While many regional parties spare no opportunity to accuse the Congress and BJP of sycophancy and a feudal culture, regional parties are not far behind. In fact, they have perfected the art of sycophancy and dynastic politics beating the BJP and Congress parties. Some prominent examples are the DMK in Tamil Nadu, the BRS in Telangana, the Shivsena in Maharashtra and the Shiromani Akali Dal in Punjab, the National Conference in Jammu and Kashmir. Interestingly, family feuds over succession have led to a split of both the Shiv Sena and the Shiromani Akali.

There are many commonalities among regional parties. First, almost all of these regional parties are led by dynasties. The clear examples being the National Conference headed by Farooq Abdullah who has handed over the reigns  to his son Omar Abdullah. In Tamil Nadu based Dravida Munnetra Kazhagam (DMK), there was a war of succession between the two sons of party supremo Karunanidhi as to who will be the heir and finally his younger son, M K Stalin won.

In Maharashtra, the Shiv Sena supremo Bal Thackeray’s nephew Raj Thackeray formed his own political outfit, Maharashtra Navnirman Sena (MNS), which has considerably dented Thackeray’s vote bank apart from having a detrimental impact on the social fabric of Maharashtra, especially Mumbai, by making life miserable for immigrants. In the case of Telangana, BRS supremo KCR has already indicated this trend through his action by making his son and municipal Administration Minister KT Rama Rao as Working President of the party.

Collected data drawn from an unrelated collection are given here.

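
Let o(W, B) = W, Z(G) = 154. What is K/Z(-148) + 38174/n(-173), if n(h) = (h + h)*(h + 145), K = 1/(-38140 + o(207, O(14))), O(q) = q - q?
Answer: 7964298535/2021221972 ≈ 3.9403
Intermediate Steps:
O(q) = 0
K = -1/37933 (K = 1/(-38140 + 207) = 1/(-37933) = -1/37933 ≈ -2.6362e-5)
n(h) = 2*h*(145 + h) (n(h) = (2*h)*(145 + h) = 2*h*(145 + h))
K/Z(-148) + 38174/n(-173) = -1/37933/154 + 38174/((2*(-173)*(145 - 173))) = -1/37933*1/154 + 38174/((2*(-173)*(-28))) = -1/5841682 + 38174/9688 = -1/5841682 + 38174*(1/9688) = -1/5841682 + 19087/4844 = 7964298535/2021221972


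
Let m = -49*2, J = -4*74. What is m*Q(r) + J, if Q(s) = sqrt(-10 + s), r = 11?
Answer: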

Many of these regional parties join hands with national parties and give up their core issues to keep alliances afloat. However, when they are embroiled in personal controversies they start talking about discrimination by the Central Government. While the going is smooth, they have no qualms about giving up their convictions on crucial issues. Once there are charges of corruption or there are other serious accusations, these regional parties try to rake up emotional issues and up the ante against the centre. While there is no doubt that Indian federalism has a long way to go and some of the demands made by these regional parties are legitimate, it is the timing of their demands and use of rhetoric at that point of time which gives rise for suspicion.

While all these regional parties were established with the goal of providing a voice to genuine regional demands for strengthening India’s federal structure, some of them have moved away from their original ideals and fell prey to the same vices which they were supposed to take on – authoritarianism, family rule and corruption. By misusing the mandate given by the people, they relegate genuine and legitimate grievances of their respective states.

It may be too early to rate regional parties’ development performance. But India’s long experiment with regional parties offers little evidence to suggest that regional parties performed differently than national parties. They may have fuelled regional pride but in terms of regional development, their performance hardly differed from that of national parties. Rather, regional parties now adopt and implement policies of national parties at the state level, than formulation of policies which can lead to meet regional aspirations. It may be long enough to gauge a trend. And the trend is that regional parties are divorcing themselves from their assumed mandate of fulfilling local aspirations, leave away gearing up to fulfil  national aspirations.